***PATIENT RESULTS MAY VARY
This system is similar to a modern day pacemaker. SCS delivers mild electrical impulses to the spinal cord, causing a tingling sensation in the area of your chronic pain.
How Spinal Cord Stimulation Works
Spinal cord stimulation provides pain relief by modifying the pain messages before they reach the brain. The neurostimulator sends out mild electrical impulses that reach the brain faster than the pain signal can arrive. In other words, it outsmarts your back and leg pain. Instead of feeling pain, you feel a tingling sensation.

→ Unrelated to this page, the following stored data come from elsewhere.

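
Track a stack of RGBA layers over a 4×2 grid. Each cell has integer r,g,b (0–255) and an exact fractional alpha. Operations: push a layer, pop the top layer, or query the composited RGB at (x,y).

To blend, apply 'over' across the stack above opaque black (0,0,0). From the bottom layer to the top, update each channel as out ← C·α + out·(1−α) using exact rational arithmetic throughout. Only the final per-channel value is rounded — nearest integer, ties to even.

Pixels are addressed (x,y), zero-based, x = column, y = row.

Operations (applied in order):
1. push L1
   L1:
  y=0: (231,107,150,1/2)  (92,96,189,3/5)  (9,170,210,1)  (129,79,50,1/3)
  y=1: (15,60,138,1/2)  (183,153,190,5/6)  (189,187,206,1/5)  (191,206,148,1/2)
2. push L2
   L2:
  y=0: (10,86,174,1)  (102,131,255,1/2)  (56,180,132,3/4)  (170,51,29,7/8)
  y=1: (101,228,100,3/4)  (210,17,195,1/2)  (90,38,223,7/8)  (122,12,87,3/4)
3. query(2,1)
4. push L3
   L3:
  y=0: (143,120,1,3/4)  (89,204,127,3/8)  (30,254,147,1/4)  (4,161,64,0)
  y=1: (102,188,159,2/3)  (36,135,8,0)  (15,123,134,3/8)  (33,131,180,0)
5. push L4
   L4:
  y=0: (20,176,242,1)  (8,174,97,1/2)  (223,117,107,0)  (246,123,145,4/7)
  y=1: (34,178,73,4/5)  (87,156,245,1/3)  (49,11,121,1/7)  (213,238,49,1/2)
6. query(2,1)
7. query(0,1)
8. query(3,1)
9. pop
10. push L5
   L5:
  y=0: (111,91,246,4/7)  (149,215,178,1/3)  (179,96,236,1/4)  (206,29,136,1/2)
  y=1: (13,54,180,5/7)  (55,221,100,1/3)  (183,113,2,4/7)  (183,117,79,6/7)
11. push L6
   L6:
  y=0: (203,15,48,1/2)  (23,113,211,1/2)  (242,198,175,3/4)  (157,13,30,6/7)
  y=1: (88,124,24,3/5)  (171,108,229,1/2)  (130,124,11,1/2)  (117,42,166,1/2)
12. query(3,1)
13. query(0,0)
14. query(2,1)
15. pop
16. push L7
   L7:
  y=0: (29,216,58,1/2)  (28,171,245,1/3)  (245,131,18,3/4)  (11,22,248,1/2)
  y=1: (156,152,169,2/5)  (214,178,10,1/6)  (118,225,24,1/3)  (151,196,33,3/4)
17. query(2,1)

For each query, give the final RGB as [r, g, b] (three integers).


(2,1) stack=L1,L2; from [0,0,0]:
+L1 (α=1/5) → [189/5, 187/5, 206/5]
+L2 (α=7/8) → [3339/40, 1517/40, 8011/40]
rounded: [83, 38, 200]

at x=2,y=1 over L1,L2,L3,L4:
+L1 (α=1/5) → [189/5, 187/5, 206/5]
+L2 (α=7/8) → [3339/40, 1517/40, 8011/40]
+L3 (α=3/8) → [3699/64, 4469/64, 11227/64]
+L4 (α=1/7) → [12665/224, 13759/224, 37553/224]
→ [57, 61, 168]

query (0,1) [L1,L2,L3,L4] — begin 0,0,0
L1 α=1/2: [15/2, 30, 69]
L2 α=3/4: [621/8, 357/2, 369/4]
L3 α=2/3: [751/8, 1109/6, 547/4]
L4 α=4/5: [1839/40, 5381/30, 343/4]
rounded: [46, 179, 86]

(3,1) stack=L1,L2,L3,L4; from [0,0,0]:
after L1 α=1/2: [191/2, 103, 74]
after L2 α=3/4: [923/8, 139/4, 335/4]
after L3 α=0: [923/8, 139/4, 335/4]
after L4 α=1/2: [2627/16, 1091/8, 531/8]
rounded: [164, 136, 66]

query (3,1) [L1,L2,L3,L5,L6] — begin 0,0,0
after L1 α=1/2: [191/2, 103, 74]
after L2 α=3/4: [923/8, 139/4, 335/4]
after L3 α=0: [923/8, 139/4, 335/4]
after L5 α=6/7: [9707/56, 421/4, 2231/28]
after L6 α=1/2: [16259/112, 589/8, 6879/56]
→ [145, 74, 123]

query (0,0) [L1,L2,L3,L5,L6] — begin 0,0,0
after L1 α=1/2: [231/2, 107/2, 75]
after L2 α=1: [10, 86, 174]
after L3 α=3/4: [439/4, 223/2, 177/4]
after L5 α=4/7: [3093/28, 1397/14, 4467/28]
after L6 α=1/2: [8777/56, 1607/28, 5811/56]
= [157, 57, 104]

(2,1) stack=L1,L2,L3,L5,L6; from [0,0,0]:
+L1 (α=1/5) → [189/5, 187/5, 206/5]
+L2 (α=7/8) → [3339/40, 1517/40, 8011/40]
+L3 (α=3/8) → [3699/64, 4469/64, 11227/64]
+L5 (α=4/7) → [57945/448, 42335/448, 34193/448]
+L6 (α=1/2) → [116185/896, 97887/896, 39121/896]
→ [130, 109, 44]

query (2,1) [L1,L2,L3,L5,L7] — begin 0,0,0
L1 α=1/5: [189/5, 187/5, 206/5]
L2 α=7/8: [3339/40, 1517/40, 8011/40]
L3 α=3/8: [3699/64, 4469/64, 11227/64]
L5 α=4/7: [57945/448, 42335/448, 34193/448]
L7 α=1/3: [84377/672, 92735/672, 39569/672]
→ [126, 138, 59]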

Components of the Neurostimulation System
A complete spinal cord stimulation or neurostimulation system includes several components:
- Neurostimulator – The device, similar to a pacemaker, that sends mild electrical impulses and is usually surgically implanted under the skin in your abdomen or upper buttock
- Leads (pronounced “leeds”) – Thin, insulated medical wires that deliver neurostimulation to the epidural space near the spine
- Handheld Programmer – A device similar to a remote control that you can use at home to optimize pain relief based on how your pain is changing throughout the day or during various activities
The neurostimulation system does not make any noise. The spinal cord stimulator may be felt as a small bump under your skin, but does not normally show through your clothes.
Unlike other chronic pain treatments or surgeries, you can experience spinal cord stimulation and see if it relieves your pain before committing to the long-term therapy via a Spinal Cord Stimulator Trial which utilizes a temporary unit prior to receiving a permanent implant.